Я завел машину и поехал вперед. Дождь по-прежнему лил отвесно, и теплый асфальт дороги курился белым курчавым паром. Наверно, это привлекало на дорогу жаб, и приходилось следить за ними и ехать зигзагами. Я понимал, что мне надо сказать что-нибудь в свое оправдание, но ничего такого не приходило на ум. С этим моим утешным поцелуем получилось, конечно, дико, но и она тоже хороша,- разревелась ни с того ни с сего как девчонка, которую укусила оса.

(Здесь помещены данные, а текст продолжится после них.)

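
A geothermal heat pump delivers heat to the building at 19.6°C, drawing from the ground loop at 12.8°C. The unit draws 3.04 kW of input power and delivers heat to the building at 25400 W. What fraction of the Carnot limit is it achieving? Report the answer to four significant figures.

Converting, Q̇_H = 25400 W = 25.40 kW, so COP_actual = Q̇_H/Ẇ = 25.40/3.040 = 8.355.
In absolute terms T_C = 285.95 K and T_H = 292.75 K, so ΔT = 6.800 K.
COP_Carnot = T_H/ΔT = 292.75/6.800 = 43.05.
η_II = COP_actual/COP_Carnot = 8.355/43.05 = 0.1941.

0.1941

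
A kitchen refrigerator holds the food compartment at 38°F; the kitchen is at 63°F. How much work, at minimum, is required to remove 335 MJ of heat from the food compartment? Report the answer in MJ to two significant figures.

17 MJ

In absolute terms T_C = 276.48 K and T_H = 290.37 K, so ΔT = 13.89 K.
The reversible limit is COP_R = T_C/ΔT = 19.91, so W_min = Q_C/COP = Q_C·ΔT/T_C.
W_min = 335.0 × 13.89/276.48 = 16.83 MJ.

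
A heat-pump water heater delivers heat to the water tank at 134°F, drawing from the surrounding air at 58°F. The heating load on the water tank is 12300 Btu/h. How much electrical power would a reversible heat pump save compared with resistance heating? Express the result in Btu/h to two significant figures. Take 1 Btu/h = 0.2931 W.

11000 Btu/h

In absolute terms T_C = 287.59 K and T_H = 329.82 K, so ΔT = 42.22 K.
COP_Carnot = T_H/ΔT = 329.82/42.22 = 7.811.
Resistance heating needs Ẇ_res = Q̇_H = 12300 Btu/h; the reversible heat pump needs only Ẇ_hp = Q̇_H/COP = 1575 Btu/h.
Saving = 12300 − 1575 = 10730 Btu/h.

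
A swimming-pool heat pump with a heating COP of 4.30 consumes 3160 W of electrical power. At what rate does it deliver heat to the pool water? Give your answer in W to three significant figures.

13600 W

Q̇_H = COP_HP × Ẇ = 4.30 × 3160 = 13590 W.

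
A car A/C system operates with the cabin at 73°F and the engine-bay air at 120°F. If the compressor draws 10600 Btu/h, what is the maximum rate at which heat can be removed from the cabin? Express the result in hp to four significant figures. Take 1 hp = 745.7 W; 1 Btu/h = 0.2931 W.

47.22 hp

In absolute terms T_C = 295.93 K and T_H = 322.04 K, so ΔT = 26.11 K.
COP_Carnot = T_C/ΔT = 295.93/26.11 = 11.33.
Q̇_max = COP_Carnot × Ẇ = 11.33 × 10600 Btu/h = 120100 Btu/h = 47.22 hp.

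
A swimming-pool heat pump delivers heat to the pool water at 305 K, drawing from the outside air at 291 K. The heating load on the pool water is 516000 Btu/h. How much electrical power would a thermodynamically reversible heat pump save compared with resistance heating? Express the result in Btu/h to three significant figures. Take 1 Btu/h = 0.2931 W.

The reservoir spacing is ΔT = 305 − 291 = 14.00 K.
COP_Carnot = T_H/ΔT = 305.00/14.00 = 21.79.
Resistance heating needs Ẇ_res = Q̇_H = 516000 Btu/h; the reversible heat pump needs only Ẇ_hp = Q̇_H/COP = 23690 Btu/h.
Saving = 516000 − 23690 = 492300 Btu/h.

492000 Btu/h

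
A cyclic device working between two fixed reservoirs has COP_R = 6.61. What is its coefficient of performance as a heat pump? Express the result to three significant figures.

7.61

The first law on one cycle gives Q_H = Q_C + W, so Q_H/W = Q_C/W + 1.
COP_HP = COP_R + 1 = 6.61 + 1 = 7.61.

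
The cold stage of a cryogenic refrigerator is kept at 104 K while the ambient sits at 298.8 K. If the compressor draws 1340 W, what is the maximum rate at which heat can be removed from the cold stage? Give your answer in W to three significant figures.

The reservoir spacing is ΔT = 298.8 − 104 = 194.8 K.
COP_Carnot = T_C/ΔT = 104.00/194.8 = 0.5339.
Q̇_max = COP_Carnot × Ẇ = 0.5339 × 1340 W = 715.4 W.

715 W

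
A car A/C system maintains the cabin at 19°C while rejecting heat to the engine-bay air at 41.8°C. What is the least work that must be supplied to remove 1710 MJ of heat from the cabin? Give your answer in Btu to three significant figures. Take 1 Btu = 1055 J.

In absolute terms T_C = 292.15 K and T_H = 314.95 K, so ΔT = 22.80 K.
The reversible limit is COP_R = T_C/ΔT = 12.81, so W_min = Q_C/COP = Q_C·ΔT/T_C.
W_min = 1710 × 22.80/292.15 = 133.5 MJ = 126500 Btu.

126000 Btu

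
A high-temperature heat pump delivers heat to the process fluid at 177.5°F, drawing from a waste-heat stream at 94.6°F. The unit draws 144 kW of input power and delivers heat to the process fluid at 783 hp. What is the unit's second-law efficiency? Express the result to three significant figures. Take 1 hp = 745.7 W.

Converting, Q̇_H = 783.0 hp = 583.9 kW, so COP_actual = Q̇_H/Ẇ = 583.9/144.0 = 4.055.
In absolute terms T_C = 307.93 K and T_H = 353.98 K, so ΔT = 46.06 K.
COP_Carnot = T_H/ΔT = 353.98/46.06 = 7.686.
η_II = COP_actual/COP_Carnot = 4.055/7.686 = 0.5275.

0.528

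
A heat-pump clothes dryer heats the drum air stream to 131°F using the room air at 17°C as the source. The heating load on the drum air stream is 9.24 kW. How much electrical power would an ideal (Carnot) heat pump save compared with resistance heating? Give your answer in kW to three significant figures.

In absolute terms T_C = 290.15 K and T_H = 328.15 K, so ΔT = 38.00 K.
COP_Carnot = T_H/ΔT = 328.15/38.00 = 8.636.
Resistance heating needs Ẇ_res = Q̇_H = 9.240 kW; the reversible heat pump needs only Ẇ_hp = Q̇_H/COP = 1.070 kW.
Saving = 9.240 − 1.070 = 8.170 kW.

8.17 kW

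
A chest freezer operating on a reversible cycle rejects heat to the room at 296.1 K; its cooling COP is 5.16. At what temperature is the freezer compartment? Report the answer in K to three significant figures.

248 K

For a Carnot refrigerator COP_R = T_C/(T_H − T_C), so T_C = COP·T_H/(1 + COP).
With T_H = 296.10 K, T_C = 5.16 × 296.10/6.160 = 248.03 K.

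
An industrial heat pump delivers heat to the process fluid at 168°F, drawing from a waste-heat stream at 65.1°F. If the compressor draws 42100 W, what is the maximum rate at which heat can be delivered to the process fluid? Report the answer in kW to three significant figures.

257 kW

In absolute terms T_C = 291.54 K and T_H = 348.71 K, so ΔT = 57.17 K.
COP_Carnot = T_H/ΔT = 348.71/57.17 = 6.100.
Q̇_max = COP_Carnot × Ẇ = 6.100 × 42100 W = 256800 W = 256.8 kW.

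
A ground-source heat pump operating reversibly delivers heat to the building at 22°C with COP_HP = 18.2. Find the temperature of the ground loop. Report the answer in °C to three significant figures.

COP_HP = T_H/(T_H − T_C) gives T_H − T_C = T_H/COP.
With T_H = 295.15 K, T_C = 295.15 × (1 − 1/18.2) = 278.93 K.
Converting, 278.93 K = 5.78°C.

5.78 °C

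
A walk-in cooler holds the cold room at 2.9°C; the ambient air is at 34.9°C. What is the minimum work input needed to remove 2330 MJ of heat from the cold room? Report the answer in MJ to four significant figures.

270.1 MJ

In absolute terms T_C = 276.05 K and T_H = 308.05 K, so ΔT = 32.00 K.
The reversible limit is COP_R = T_C/ΔT = 8.627, so W_min = Q_C/COP = Q_C·ΔT/T_C.
W_min = 2330 × 32.00/276.05 = 270.1 MJ.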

Наверно, немного истеричка... Это я подумал о Лозинской под летучее чувство неосознанного сожаления о самом себе, и в ту же минуту она издали и смущенно извинилась за свою блажь. Она так и сказала -"блажь".
- Вам не надо было спрашивать у меня... про взрослых сирот. Только и всего. Понимаете?
- Господи! Да черт с ними! - сказал я с надеждой неизвестно на что.- Мы больше никогда не будем говорить о них, хорошо?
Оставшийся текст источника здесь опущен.